The "modern" hotel was a necessary accouterment to service the community's need to house traveling businessmen, cotton brokers, ranchers, railroad workers, drummers (salesman), and prospective settlers. Drummers, as salesmen were known, showed their wares to Turkey's retail merchants in the hotel's "sample" room or used the hotel as a base of operations for door-to-door sales of goods as diverse as fruit trees, encyclopedias, bananas, photographs, and lightning rods. Advertisements in the Turkey Enterprise touted "The Hotel Turkey: As Good As the Name," and emphasized amenities "for the convenience of the traveling public." The hotel provided lodging, meals, and a place to conduct business, whether its patrons arrived by train or automobile.

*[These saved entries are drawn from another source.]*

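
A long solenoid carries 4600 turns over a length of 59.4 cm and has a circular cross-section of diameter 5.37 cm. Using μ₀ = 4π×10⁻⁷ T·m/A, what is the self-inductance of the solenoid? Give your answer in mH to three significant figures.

A = π(d/2)² = π(2.685×10^-2 m)² = 2.2648×10^-3 m².
For a long solenoid, L = μ₀N²A/ℓ.
L = (4π×10⁻⁷)(4600)²(2.2648×10^-3)/(0.594 m) = 0.1014 H.

L ≈ 101 mH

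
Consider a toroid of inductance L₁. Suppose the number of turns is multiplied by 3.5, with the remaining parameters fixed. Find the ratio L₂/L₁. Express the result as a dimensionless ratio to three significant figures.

L₂/L₁ = 12.3

For a toroid, L ∝ μᵣN²A/R.
L₂/L₁ = (3.5)^2 = 12.3.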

The hotel also became a social center for the community. Dances, banquets, and other social gatherings took place in the dining room and lobby, as did meetings of social and civic organizations. Typical of these social activities was the Turkey High School Senior Class and Football banquet held soon after the hotel opened. The newspaper reporter noted the tables "laid in the form of a 'T" and "decorated in the football colors of purple and gold, and senior class colors of orchid and pink."

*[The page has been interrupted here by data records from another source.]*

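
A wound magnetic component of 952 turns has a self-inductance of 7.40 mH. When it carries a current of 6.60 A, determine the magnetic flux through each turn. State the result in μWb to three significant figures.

From L = NΦ_B/I, the flux per turn is Φ_B = LI/N.
Φ_B = (7.400×10^-3 H)(6.60 A)/952 = 5.130×10^-5 Wb.

Φ_B ≈ 51.3 μWb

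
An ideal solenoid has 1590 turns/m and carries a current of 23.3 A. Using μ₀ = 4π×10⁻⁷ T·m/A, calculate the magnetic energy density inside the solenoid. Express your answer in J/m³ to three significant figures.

u ≈ 862 J/m³

B = μ₀nI = (4π×10⁻⁷)(1.590×10^3)(23.3) = 4.655×10^-2 T.
u = B²/(2μ₀) = (4.655×10^-2)²/(2×4π×10⁻⁷) = 862.4 J/m³.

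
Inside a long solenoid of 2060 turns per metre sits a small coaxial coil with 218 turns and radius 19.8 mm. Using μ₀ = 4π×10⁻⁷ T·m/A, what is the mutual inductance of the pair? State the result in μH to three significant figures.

M ≈ 695 μH

The outer solenoid produces a uniform field B₁ = μ₀n₁I₁ across the inner coil,
so the flux linkage is N₂Φ = N₂B₁A₂ = μ₀n₁N₂A₂·I₁, giving M = μ₀n₁N₂A₂.
A₂ = πr² = π(1.980×10^-2 m)² = 1.232×10^-3 m².
M = (4π×10⁻⁷)(2060)(218)(1.232×10^-3) = 6.950×10^-4 H.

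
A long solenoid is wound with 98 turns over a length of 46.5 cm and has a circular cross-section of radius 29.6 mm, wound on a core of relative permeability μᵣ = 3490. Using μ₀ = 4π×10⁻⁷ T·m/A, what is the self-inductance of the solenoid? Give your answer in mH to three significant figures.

A = πr² = π(2.960×10^-2 m)² = 2.753×10^-3 m².
For a long solenoid, L = μ₀μᵣN²A/ℓ.
L = (4π×10⁻⁷)(3490)(98)²(2.753×10^-3)/(0.465 m) = 0.2493 H.

L ≈ 249 mH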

Hotel promoters had envisioned that the hotel would play an increasingly important role in the community as Turkey grew and prospered. However, Turkey's population peaked at 1,500 in 1928, and the effects of the Great Depression and the Dust Bowl prevented the community from successfully evolving as its civic boosters had envisioned.

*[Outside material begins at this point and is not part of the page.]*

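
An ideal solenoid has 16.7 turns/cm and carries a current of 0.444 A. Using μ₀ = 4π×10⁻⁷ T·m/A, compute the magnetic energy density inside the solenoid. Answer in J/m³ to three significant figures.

B = μ₀nI = (4π×10⁻⁷)(1.670×10^3)(0.444) = 9.318×10^-4 T.
u = B²/(2μ₀) = (9.318×10^-4)²/(2×4π×10⁻⁷) = 0.3454 J/m³.

u ≈ 0.345 J/m³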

The financial disaster of 1929 did not immediately impact the Texas Panhandle, and Hall County's population peaked at 16,966 in 1930. Agricultural prices had begun to decline during the last years of the 1920s, so area farmers were already confronted with financial difficulties, but the Depression provoked problems of a larger, more precipitous, scale. Between 1929 and 1932, the price of wheat fell an average of 61 cents per bushel, and cotton more than 11 cents per pound.

More devastating were the mammoth dust storms that swept the Panhandle region during the early to mid-1930s. The manifestation of continuous land use coupled with serious drought and strong, enduring winds reduced the region to a wasteland. Throughout these perils, Hotel Turkey managed to survive, lodging government officials and businessmen.

Change continued and in the late 1930s and early 1940s small and tenant farms were consolidated into large mechanized operations. Marginal agricultural land was taken out of production and reverted to rangeland, a use requiring fewer workers. And many families left the farm to fill the demand for both soldiers and defense industry workers during World War II. The ensuing out-migration of agricultural families altered the economy in Hall County and the region. The county's population dropped from 12,117 in 1940 to 10,930 in 1950 and Turkey's inhabitants numbered only 930 in 1945. Such a decline impaired local trade centers like Turkey, yet the hotel continued to keep its doors open. Even through the post-World War II years, an era when many small-town hotels closed permanently, Hotel Turkey remained open. Forty miles away from any other hotel, it continued to fill a need for the community.

The building has had several owners. In September 1988, Scott and Jane Johnson purchased and restored Hotel Turkey, retaining the building's architectural and historic integrity. Worthy of preservation, Hotel Turkey continues to service both the community and the traveling public.

Local significance of the building:
Commerce; Architecture

Listed in National Register of Historic Places in 1991.

The National Register of Historic Places is the official list of the Nation’s historic places worthy of preservation. Authorized by the National Historic Preservation Act of 1966, the National Park Service’s National Register of Historic Places is part of a national program to coordinate and support public and private efforts to identify, evaluate, and protect America’s historic and archeological resources.